Pokémon Go aurait la fâcheuse tendance à se montrer un peu trop curieux.

Comme si cela ne suffisait pas, il demande aussi un accès au stockage de l’appareil et au carnet d’adresses de l’utilisateur.

Pokémon Go se montre parfois un peu trop curieux

En s’appuyant sur toutes ces informations, il est donc capable de nous suivre à la trace et il peut également accéder à toutes les photos prises par le téléphone. Comme si cela ne suffisait pas, pour pouvoir utiliser l’application, les apprentis chasseurs de Pokémon devront se connecter à l’aide d’un de leurs comptes.

Pokémon Go aura donc accès à toutes leurs informations basiques, des informations comme leur nom, leur prénom, leur sexe, leur date de naissance ou même leur adresse et leur numéro de téléphone. Du moins pour ceux qui ont scrupuleusement complété leur profil.

Et ce n’est pas fini. Comme Niantic l’a rappelé à plusieurs reprises, le studio s’est aussi donné le droit de recueillir des informations portant sur le terminal utilisé par l’utilisateur, des informations comme son identifiant, son système d’exploitation ou même certains paramètres.

Le plus problématique, dans l’histoire, c’est que toutes les données collectées par l’application sont conservées par le studio sans aucune limite de durée, et ce même si l’utilisateur décide subitement de supprimer son compte.

C’était encore pire à la sortie du titre puisque Pokémon Go s’octroyait alors un accès direct et complet au compte Google des utilisateurs.

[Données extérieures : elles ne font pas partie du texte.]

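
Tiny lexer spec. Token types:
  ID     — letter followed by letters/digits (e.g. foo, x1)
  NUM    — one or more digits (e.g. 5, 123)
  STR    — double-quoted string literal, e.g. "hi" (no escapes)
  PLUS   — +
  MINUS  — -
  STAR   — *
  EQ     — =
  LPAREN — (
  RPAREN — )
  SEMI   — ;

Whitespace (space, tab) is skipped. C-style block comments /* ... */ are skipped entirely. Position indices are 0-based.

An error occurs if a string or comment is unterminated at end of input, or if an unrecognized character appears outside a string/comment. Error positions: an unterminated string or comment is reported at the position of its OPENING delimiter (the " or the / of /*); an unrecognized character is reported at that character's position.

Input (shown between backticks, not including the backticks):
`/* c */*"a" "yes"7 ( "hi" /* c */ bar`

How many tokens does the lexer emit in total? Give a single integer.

Answer: 7

Derivation:
pos=0: enter COMMENT mode (saw '/*')
exit COMMENT mode (now at pos=7)
pos=7: emit STAR '*'
pos=8: enter STRING mode
pos=8: emit STR "a" (now at pos=11)
pos=12: enter STRING mode
pos=12: emit STR "yes" (now at pos=17)
pos=17: emit NUM '7' (now at pos=18)
pos=19: emit LPAREN '('
pos=21: enter STRING mode
pos=21: emit STR "hi" (now at pos=25)
pos=26: enter COMMENT mode (saw '/*')
exit COMMENT mode (now at pos=33)
pos=34: emit ID 'bar' (now at pos=37)
DONE. 7 tokens: [STAR, STR, STR, NUM, LPAREN, STR, ID]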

Niantic avait d’ailleurs plaidé l’erreur involontaire à l’époque mais certains observateurs avaient tout de même tiré la sonnette d’alarme et ils viennent de remettre le couvert en pointant du doigt le passé trouble du CEO de l’entreprise, John Hanke.

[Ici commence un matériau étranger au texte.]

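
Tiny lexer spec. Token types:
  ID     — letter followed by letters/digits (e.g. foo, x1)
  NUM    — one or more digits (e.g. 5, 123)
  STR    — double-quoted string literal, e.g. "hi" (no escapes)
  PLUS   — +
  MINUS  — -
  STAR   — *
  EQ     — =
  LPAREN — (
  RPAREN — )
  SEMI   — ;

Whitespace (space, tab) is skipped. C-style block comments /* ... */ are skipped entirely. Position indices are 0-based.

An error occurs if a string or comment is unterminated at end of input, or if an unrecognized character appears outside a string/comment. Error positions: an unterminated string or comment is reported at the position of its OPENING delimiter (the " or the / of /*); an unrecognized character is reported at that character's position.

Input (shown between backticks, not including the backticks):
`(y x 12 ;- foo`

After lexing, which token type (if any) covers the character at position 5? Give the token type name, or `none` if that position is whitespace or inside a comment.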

Mais qui est John Hanke, l’homme à la tête de Niantic ?

Si ce nom vous rappelle vaguement quelque chose c’est tout à fait normal car il a travaillé pendant de longues années pour Google avant de prendre ce poste. Il se trouvait en effet à la tête du département consacré à Street View et cela n’a d’ailleurs rien de surprenant car il possédait la startup qui a servi de fondation au service Google Earth.

Mais ce n’est pas le plus intéressant car l’homme a été directement impliqué dans le scandale lié à Google Maps en 2010. En analysant plusieurs réseaux, des experts s’étaient en effet rendus compte que les véhicules de Street View étaient équipés d’une technologie capable de surveiller le trafic en provenance des réseaux WiFi non protégés.

L’affaire avait fait beaucoup de bruit à l’époque et elle avait débouché sur l’ouverture de plusieurs enquêtes aux Etats-Unis, au Canada, en Allemagne ou même en France.

John Hanke avait prétendu ne rien savoir à l’époque et Google avait fini par faire porter le chapeau à un de ses ingénieurs, un homme du nom de Marius Milner. Forbes lui avait d’ailleurs dédié un article complet, un article s’arrêtant sur son parcours.

Ce nom vous rappelle vaguement quelque chose ? C’est tout à fait logique car il est un des inventeurs de Pokémon Go et son nom apparaît même sur le brevet déposé par Niantic pour protéger Ingress. Un brevet qui explique en long, en large et en travers le concept du titre et qui contient un passage très intéressant :

« Le but du jeu est intimement lié à la collecte de donnée, ce qui inclut la collecte d’informations dans le monde réel et ces informations acquises font partie de la condition pour progresser dans le titre. Le réel challenge consiste à motiver les joueurs à fournir constamment des données, même après l’engouement suscité par la découverte du titre. La collecte d’informations se doit d’être aussi divertissante que possible. »

Le ton est donné, donc, et on comprend évidemment pourquoi certaines personnes s’inquiètent de l’engouement suscité par Pokémon Go. Maintenant, il faut aussi rappeler que le titre de Niantic n’est pas le seul à s’intéresser à nos vies. En réalité, il en va de même pour tous les géants de l’informatique et du web.